Resistência ao desmonte

Fernando Pigatto, presidente do CNS, destacou o caráter coletivo de construção da conferência. “Milhões de brasileiros contribuíram para a elaboração das diretrizes e propostas discutidas pelos delegados na etapa nacional”, afirmou, acrescentando que o evento teve como marca a resistência ante um cenário de ataques às instâncias de participação social e de desmonte das políticas sociais, como o SUS.  “O SUS vem sendo ameaçado há muito tempo, perdendo recursos, principalmente após a aprovação da Emenda Constitucional 95. Já estamos vendo os resultados nefastos dessa política, que está matando as pessoas. Temos dados concretos de pesquisas que nos mostram que voltou a subir o índice de mortalidade infantil, fora as doenças que estavam extintas e que voltam agora a atormentar a vida das pessoas, principalmente nas comunidades mais carentes”, alertou o presidente do CNS, destacando a revogação da EC 95 como a principal proposta aprovada durante a Conferência. “É preciso que nos integremos às lutas de rua, porque não é só nos espaços de conselhos e de conferências que a gente vai fazer com que tenhamos um SUS de qualidade, com democracia com direitos sociais”, disse Pigatto, citando o dia de mobilização em defesa da educação, marcado para o dia 13 de agosto, como um dos eventos aos quais o CNS deve se somar.

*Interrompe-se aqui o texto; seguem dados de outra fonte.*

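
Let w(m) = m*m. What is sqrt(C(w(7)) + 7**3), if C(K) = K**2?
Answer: 14*sqrt(14) ≈ 52.383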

Para a presidente do Centro Brasileiro de Estudos da Saúde (Cebes), Lúcia Souto, a 16ª CNS foi “histórica”. “Muita coisa foi feita para que ela não acontecesse. Seu orçamento foi um terço da última conferência, por exemplo. O fato de ela estar sendo realizada é uma demonstração de força do povo brasileiro, em defesa da saúde como direito de cidadania”, disse Lúcia, complementando: “Não vamos abrir mão das conquistas sociais tão arduamente discutidas pela sociedade brasileira. O país não vai ser de meia dúzia de bilionários. O povo brasileiro tem direito ao seu território, sua soberania, à democracia e aos direitos sociais. Estamos aqui para dizer isso”, completa.

O pesquisador da Escola Nacional de Saúde Pública Sergio Arouca (ENSP/Fiocruz) Ary Miranda, que integrou o Comitê Assessor da 8ª Conferência Nacional de Saúde em 1986, também destacou o caráter de resistência representado pela 16ª. “Essa conferência traz uma perspectiva de resistência contra o desmonte do que nós conseguimos construir no SUS até agora, para além de algumas questões que estão postas na política atual, como a revogação da EC 95, que significa mais uma forma de desfinanciamento do setor saúde, não só no momento, mas no futuro”, afirmou Ary, para quem a 16ª foi, por conta disso, marcada pelo consenso entre os participantes. “O escopo da conferência, do ponto de vista político, é a resistência à tentativa de desmonte do setor público, por isso ela teve um caráter bastante consensual”, observou.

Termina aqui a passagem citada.